Kay was hired as the artistic director and Sid began broadcasting from the club.

Tuesday nights were off nights so Kay and Torin began presenting Tuesday Bop Concerts.  The concept worked and was expanded first to two nights, then six and finally seven nights a week.

The Royal Roost began using the taglines “The House that Bop Built” and “The Metropolitan Bopera House”.

Symphony Sid was on WMCA at the time and started out doing his disc jockey  show from four to five AM.  On Friday into Saturday mornings Sid began broadcasting his All Night All Frantic show at one AM featuring live performances from the stage.

The combination of all-star talent and the radio promotion made the Roost into a big success.  So much so that Watkins and Kay decided they needed a bigger space.  They both left in 1949 and opened Bop City just up the street in the Brill Building.  Levy stayed at the Roost but soon teamed up with Watkins and opened Birdland in December of 1949.

Many of the iconic photographs from the bebop era were taken at the Royal Roost by Herman Leonard.  Leonard, who had recently served in world war two and graduated from Ohio University, opened his first studio in Greenwich Village in 1948 and spent his evenings at the club.

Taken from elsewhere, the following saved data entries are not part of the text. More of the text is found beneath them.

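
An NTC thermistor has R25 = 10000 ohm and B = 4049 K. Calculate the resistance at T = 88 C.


NTC thermistor equation: Rt = R25 * exp(B * (1/T - 1/T25)).
T in Kelvin: 361.15 K, T25 = 298.15 K
1/T - 1/T25 = 1/361.15 - 1/298.15 = -0.00058508
B * (1/T - 1/T25) = 4049 * -0.00058508 = -2.369
Rt = 10000 * exp(-2.369) = 935.7 ohm

935.7 ohm


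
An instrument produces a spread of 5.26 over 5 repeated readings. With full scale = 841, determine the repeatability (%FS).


Repeatability = (spread / full scale) * 100%.
R = (5.26 / 841) * 100
R = 0.625 %FS

0.625 %FS


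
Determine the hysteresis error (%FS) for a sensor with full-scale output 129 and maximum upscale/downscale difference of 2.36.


Hysteresis = (max difference / full scale) * 100%.
H = (2.36 / 129) * 100
H = 1.829 %FS

1.829 %FS


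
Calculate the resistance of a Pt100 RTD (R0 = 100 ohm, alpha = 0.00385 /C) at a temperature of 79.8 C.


The RTD equation: Rt = R0 * (1 + alpha * T).
Rt = 100 * (1 + 0.00385 * 79.8)
Rt = 100 * (1 + 0.30723)
Rt = 100 * 1.30723
Rt = 130.723 ohm

130.723 ohm


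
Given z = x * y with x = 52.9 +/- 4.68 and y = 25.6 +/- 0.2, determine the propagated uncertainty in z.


For a product z = x*y, the relative uncertainty is:
uz/z = sqrt((ux/x)^2 + (uy/y)^2)
Relative uncertainties: ux/x = 4.68/52.9 = 0.088469
uy/y = 0.2/25.6 = 0.007812
z = 52.9 * 25.6 = 1354.2
uz = 1354.2 * sqrt(0.088469^2 + 0.007812^2) = 120.274

120.274


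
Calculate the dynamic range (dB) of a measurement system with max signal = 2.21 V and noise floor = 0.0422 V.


Dynamic range = 20 * log10(Vmax / Vnoise).
DR = 20 * log10(2.21 / 0.0422)
DR = 20 * log10(52.37)
DR = 34.38 dB

34.38 dB


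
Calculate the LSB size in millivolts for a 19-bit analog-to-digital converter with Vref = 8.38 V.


The resolution (LSB) of an ADC is Vref / 2^n.
LSB = 8.38 / 2^19
LSB = 8.38 / 524288
LSB = 1.598e-05 V = 0.01598358 mV

0.01598358 mV


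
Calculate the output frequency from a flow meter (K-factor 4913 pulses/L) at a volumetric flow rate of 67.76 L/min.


Frequency = K * Q / 60 (converting L/min to L/s).
f = 4913 * 67.76 / 60
f = 332904.88 / 60
f = 5548.41 Hz

5548.41 Hz


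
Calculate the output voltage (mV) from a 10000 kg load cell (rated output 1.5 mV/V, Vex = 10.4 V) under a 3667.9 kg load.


Vout = rated_output * Vex * (load / capacity).
Vout = 1.5 * 10.4 * (3667.9 / 10000)
Vout = 1.5 * 10.4 * 0.36679
Vout = 5.722 mV

5.722 mV


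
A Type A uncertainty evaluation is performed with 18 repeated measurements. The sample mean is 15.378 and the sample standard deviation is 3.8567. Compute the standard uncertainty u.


The standard uncertainty for Type A evaluation is u = s / sqrt(n).
u = 3.8567 / sqrt(18)
u = 3.8567 / 4.2426
u = 0.909

0.909


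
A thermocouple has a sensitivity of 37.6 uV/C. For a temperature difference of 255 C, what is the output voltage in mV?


The thermocouple output V = sensitivity * dT.
V = 37.6 uV/C * 255 C
V = 9588.0 uV
V = 9.588 mV

9.588 mV


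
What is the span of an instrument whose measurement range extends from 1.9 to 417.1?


Span = upper range - lower range.
Span = 417.1 - (1.9)
Span = 415.2

415.2


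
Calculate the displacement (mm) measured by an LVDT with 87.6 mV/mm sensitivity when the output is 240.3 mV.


Displacement = Vout / sensitivity.
d = 240.3 / 87.6
d = 2.743 mm

2.743 mm


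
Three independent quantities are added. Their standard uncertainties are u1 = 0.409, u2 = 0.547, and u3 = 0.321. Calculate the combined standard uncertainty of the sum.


For a sum of independent quantities, uc = sqrt(u1^2 + u2^2 + u3^2).
uc = sqrt(0.409^2 + 0.547^2 + 0.321^2)
uc = sqrt(0.167281 + 0.299209 + 0.103041)
uc = 0.7547

0.7547


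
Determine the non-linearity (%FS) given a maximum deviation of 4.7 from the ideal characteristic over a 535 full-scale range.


Linearity error = (max deviation / full scale) * 100%.
Linearity = (4.7 / 535) * 100
Linearity = 0.879 %FS

0.879 %FS


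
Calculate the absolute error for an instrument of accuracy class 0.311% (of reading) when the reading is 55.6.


Absolute error = (accuracy% / 100) * reading.
Error = (0.311 / 100) * 55.6
Error = 0.00311 * 55.6
Error = 0.1729

0.1729


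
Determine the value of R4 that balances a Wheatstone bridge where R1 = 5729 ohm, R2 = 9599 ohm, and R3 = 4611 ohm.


At balance: R1*R4 = R2*R3, so R4 = R2*R3/R1.
R4 = 9599 * 4611 / 5729
R4 = 44260989 / 5729
R4 = 7725.78 ohm

7725.78 ohm


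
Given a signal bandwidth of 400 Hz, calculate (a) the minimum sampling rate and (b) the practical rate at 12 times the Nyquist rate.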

Although the Roost was only in existence a short time they were able to present all the great stars of modern jazz including Charlie Parker, Dizzy Gillespie, Tadd Dameron, Woody Herman, Bud Powell, Thelonious Monk, Fats Navarro, Dexter Gordon and Max Roach.  The Roost was also the venue that presented Miles Davis’s Nonet that we now refer to as The Birth of the Cool.

Luckily some of those WMCA broadcasts have survived and we can experience those exciting nights at the house that bop built.